ケチャップライスでは、トマトケチャップをごはんにまとわせる際にムラができることがあるので、炊飯時にパプリカパウダー加えて炊いています。また、チキンブイヨンで炊き、油分を米にコーティングさせてパラパラに仕上げ、具材と混ぜやすくしています。
人手がかかる部分もあるとのことですが、実際にオムレターを楽しむ生徒さんの様子を見ると、モチベーションが上がると仰っていました。

自分の思いを表現する、笑顔あふれる給食の時間
給食の時間に2年生の教室にお邪魔し、配膳から食事の様子を見せていただきましたが、ケチャップライスの上に卵シートをのせる作業がとてもスムーズで驚きました。卵シートを手で持っても破れないよう厚さも調整しているそうで、ここでも調理員さんの技、生徒を思う気持ちを感じました。

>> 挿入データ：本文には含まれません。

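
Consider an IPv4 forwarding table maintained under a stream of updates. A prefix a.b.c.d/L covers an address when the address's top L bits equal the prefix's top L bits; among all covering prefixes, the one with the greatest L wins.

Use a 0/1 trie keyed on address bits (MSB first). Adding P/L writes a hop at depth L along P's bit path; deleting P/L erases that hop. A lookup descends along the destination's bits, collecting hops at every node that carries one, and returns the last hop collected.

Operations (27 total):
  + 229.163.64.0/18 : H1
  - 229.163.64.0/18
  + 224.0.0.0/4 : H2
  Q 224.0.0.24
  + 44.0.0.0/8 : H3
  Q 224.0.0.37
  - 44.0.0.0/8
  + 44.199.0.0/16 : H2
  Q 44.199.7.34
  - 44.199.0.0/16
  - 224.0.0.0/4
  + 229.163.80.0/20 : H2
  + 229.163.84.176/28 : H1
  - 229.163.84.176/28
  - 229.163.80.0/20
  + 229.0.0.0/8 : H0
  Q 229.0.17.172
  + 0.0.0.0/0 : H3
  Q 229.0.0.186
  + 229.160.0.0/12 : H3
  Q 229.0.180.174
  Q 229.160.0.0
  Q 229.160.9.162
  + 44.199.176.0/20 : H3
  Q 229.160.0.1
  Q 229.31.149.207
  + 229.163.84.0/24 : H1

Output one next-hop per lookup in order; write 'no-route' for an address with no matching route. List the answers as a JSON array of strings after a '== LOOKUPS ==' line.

Trace:
  + 229.163.64.0/18 (H1) depth=18
  - 229.163.64.0/18 clear@18
  + 224.0.0.0/4 (H2) depth=4
  lookup 224.0.0.24: bits 11100 walk d0:-→d1:-→d2:-→d3:-→d4:H2→d5:- -> H2
  + 44.0.0.0/8 (H3) depth=8
  lookup 224.0.0.37: bits 11100 walk d0:-→d1:-→d2:-→d3:-→d4:H2→d5:- -> H2
  - 44.0.0.0/8 clear@8
  + 44.199.0.0/16 (H2) depth=16
  lookup 44.199.7.34: bits 0010110011000111 walk d0:-→d1:-→d2:-→d3:-→d4:-→d5:-→d6:-→d7:-→d8:-→d9:-→d10:-→d11:-→d12:-→d13:-→d14:-→d15:-→d16:H2 -> H2
  - 44.199.0.0/16 clear@16
  - 224.0.0.0/4 clear@4
  + 229.163.80.0/20 (H2) depth=20
  + 229.163.84.176/28 (H1) depth=28
  - 229.163.84.176/28 clear@28
  - 229.163.80.0/20 clear@20
  + 229.0.0.0/8 (H0) depth=8
  lookup 229.0.17.172: bits 11100101 walk d0:-→d1:-→d2:-→d3:-→d4:-→d5:-→d6:-→d7:-→d8:H0 -> H0
  + 0.0.0.0/0 (H3) depth=0
  lookup 229.0.0.186: bits 11100101 walk d0:H3→d1:-→d2:-→d3:-→d4:-→d5:-→d6:-→d7:-→d8:H0 -> H0
  + 229.160.0.0/12 (H3) depth=12
  lookup 229.0.180.174: bits 11100101 walk d0:H3→d1:-→d2:-→d3:-→d4:-→d5:-→d6:-→d7:-→d8:H0 -> H0
  lookup 229.160.0.0: bits 11100101101000 walk d0:H3→d1:-→d2:-→d3:-→d4:-→d5:-→d6:-→d7:-→d8:H0→d9:-→d10:-→d11:-→d12:H3→d13:-→d14:- -> H3
  lookup 229.160.9.162: bits 11100101101000 walk d0:H3→d1:-→d2:-→d3:-→d4:-→d5:-→d6:-→d7:-→d8:H0→d9:-→d10:-→d11:-→d12:H3→d13:-→d14:- -> H3
  + 44.199.176.0/20 (H3) depth=20
  lookup 229.160.0.1: bits 11100101101000 walk d0:H3→d1:-→d2:-→d3:-→d4:-→d5:-→d6:-→d7:-→d8:H0→d9:-→d10:-→d11:-→d12:H3→d13:-→d14:- -> H3
  lookup 229.31.149.207: bits 11100101 walk d0:H3→d1:-→d2:-→d3:-→d4:-→d5:-→d6:-→d7:-→d8:H0 -> H0
  + 229.163.84.0/24 (H1) depth=24

== LOOKUPS ==
["H2","H2","H2","H0","H0","H0","H3","H3","H3","H0"]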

いざ、給食が始まると皆さん思い思いの作品を作り上げていて、慎重に作業する子、ダイナミックに描く子と個性あふれる場面が見られる中、担任の先生も力作を作り上げて生徒さんと一緒に笑顔あふれる時間となっていました。
給食後には生徒さんにインタビューさせていただいたので、その一部をご紹介します。
Q.オムレターの好きなところを教えてください
・自分の手を加えることで、オリジナリティも出せて楽しいです。周りの子の好きなものがわかるのもいいなと思います。
・自分で工夫して描くことで、給食を自分で作ったみたいな気持ちになります。
・描くものを決めるのが楽しいです、達成感があります。
Q.学校以外でオムライスなどを食べるときにもオムレターをしますか?
・いつもはお母さんが描いてくれますが、今度は自分で描いてみます。
・オムレター給食の前から家でオムライスを食べる時はトマトケチャップで何かを描いていました。
・オムレター給食をきっかけに、オムライスを作ってもらうと何か描くようになりました。


給食を食べるだけでなく、作り上げる経験が加えられることで、心に残る楽しい給食となっている様子でした。取材にご協力いただいた東蒲中学校の先生、生徒の皆さん、ありがとうございました。